Archäologie

Kirche Kaiser Ottos II. in Memleben hatte mehrere Bauphasen

Studenten haben bei der Grabung auf dem historischen Klosterareal Memleben mehrere Bauphasen der Kirche Kaiser Ottos II. festgestellt. Das Gotteshaus war im 10. Jahrhundert das größte und diente als Vorbild für spätere Kirchenbauten. Rätsel bleibt der genaue Baubeginn und die Aufgabe der Kirche.
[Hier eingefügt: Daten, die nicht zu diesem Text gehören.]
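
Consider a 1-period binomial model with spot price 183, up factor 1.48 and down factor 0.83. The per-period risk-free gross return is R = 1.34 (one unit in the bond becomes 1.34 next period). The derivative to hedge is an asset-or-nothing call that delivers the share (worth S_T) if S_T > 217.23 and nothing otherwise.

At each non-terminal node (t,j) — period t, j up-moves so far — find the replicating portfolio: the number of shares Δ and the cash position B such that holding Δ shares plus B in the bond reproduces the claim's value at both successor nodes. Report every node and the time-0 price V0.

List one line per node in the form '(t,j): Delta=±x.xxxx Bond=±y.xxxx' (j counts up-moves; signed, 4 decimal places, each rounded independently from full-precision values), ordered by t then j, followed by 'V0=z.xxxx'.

(0,0): Delta=2.2769 Bond=-258.0909
V0=158.5860

Under the risk-neutral measure, an up-move has probability p* = (R−d)/(u−d) = 0.7846 and values discount at R = 1.34.
Terminal payoffs: V(1,0)=0.0000, V(1,1)=270.8400
(0,0): S=183.0000. Δ = (V_up−V_dn)/(S_up−S_dn) = (270.8400−0.0000)/(270.8400−151.8900) = 2.2769. V = [p*·270.8400 + (1−p*)·0.0000]/1.34 = 158.5860. B = V − Δ·S = -258.0909.
Root portfolio cost Δ·183+B reproduces V0=158.5860.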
Von dpa 05.10.2021, 15:06 • Aktualisiert: 06.10.2021, 22:57

Memleben - Die Kirche Kaiser Ottos II. (955-983) auf dem Klostergelände Memleben (Burgenlandkreis) ist in mehreren Bauphasen entstanden. „Die Grabungen zeigen, die erste Kirche wurde in zentralen Bereichen tatsächlich fertiggestellt und war in Benutzung. Dafür spricht die Entdeckung einer ersten Bestattung“, sagte Grabungsleiter Holger Grönwald am Dienstag. Zu den Erkenntnissen führte eine seit 2017 laufende Lehrgrabung, in diesem Jahr waren daran 18 Studenten beteiligt.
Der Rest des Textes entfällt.